Loin de l’esthétique sombre et glacée des polars scandinaves, Arni Thorarinsson bâtit une oeuvre qui, avec ce troisième roman autour de son héros Einar, affirme sa singularité et sa profonde humanité. Le fameux Einar, reporter pour un journal de Reykjavik, se retrouve envoyé dans le fin fond de l’île, au coeur de ces contrées où il ne se passe jamais rien, de ces fjords que l’on imagine facilement peuplés de pêcheurs plantés dans leurs lourdes bottes, la barbe hirsute et le regard sauvage. L’écrin idéal pour accueillir l’ironie sur laquelle reposent les romans de Thorarinsson : à partir de rien (une caravane volée, une vieille bicoque brûlée, un étron disgracieusement déposé sur une tombe …), l’Islandais construit une intrigue tortueuse. En plus de rendre son récit palpitant, Thorarinsson utilise ses personnages comme un joueur d’échec manie ses pièces, avec une grande dextérité et beaucoup d’arrière-pensées.

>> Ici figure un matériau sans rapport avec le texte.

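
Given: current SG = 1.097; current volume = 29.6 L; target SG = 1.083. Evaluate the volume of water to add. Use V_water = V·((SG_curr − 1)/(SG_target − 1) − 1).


V_water = 29.6·((1.097 − 1)/(1.083 − 1) − 1)

4.9928 L


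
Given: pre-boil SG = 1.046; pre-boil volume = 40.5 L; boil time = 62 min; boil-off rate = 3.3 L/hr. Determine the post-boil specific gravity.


V_post = V_pre − rate·(t/60);  SG_post = 1 + (SG_pre−1)·V_pre/V_post
V_post = 40.5 − 3.3·(62/60) = 37.0900
SG_post = 1 + (1.046 − 1)·40.5/37.0900

1.0502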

Se jouant des clichés sur la belle Islande des cartes postales, il gratte le vernis de ce petit monde provincial pour dévoiler au grand jour toute la noirceur qui la traverse. Et là – surprise ! – les assassins la disputent aux pyromanes, aux névrosés et aux pervers. A quelques semaines de la désastreuse crise boursière qui conduisit l’île nordique à la faillite (le livre y est paru en 2008), Arni Thorarinsson pointe du doigt les changements brutaux qui bouleversent un pays jusque-là coupé du monde et renfermé sur lui-même. Sans jamais appesantir son roman, il montre le basculement de l’Islande vers un ultracapitalisme dévastateur qui semble déteindre sur ses habitants pour les rendre (encore plus) cupides, égoïstes et dévorés par les mirages de la société de consommation. Pour ne rien gâcher, Le Septième Fils est relevé par l’humour détaché de son héros, toujours prompt à plomber ses relations avec les femmes ou à multiplier les remarques stupides, pour le plus grand plaisir du lecteur.

Traduit de l’islandais par Eric Boury, septembre 2010, 340 pages, 21 euros.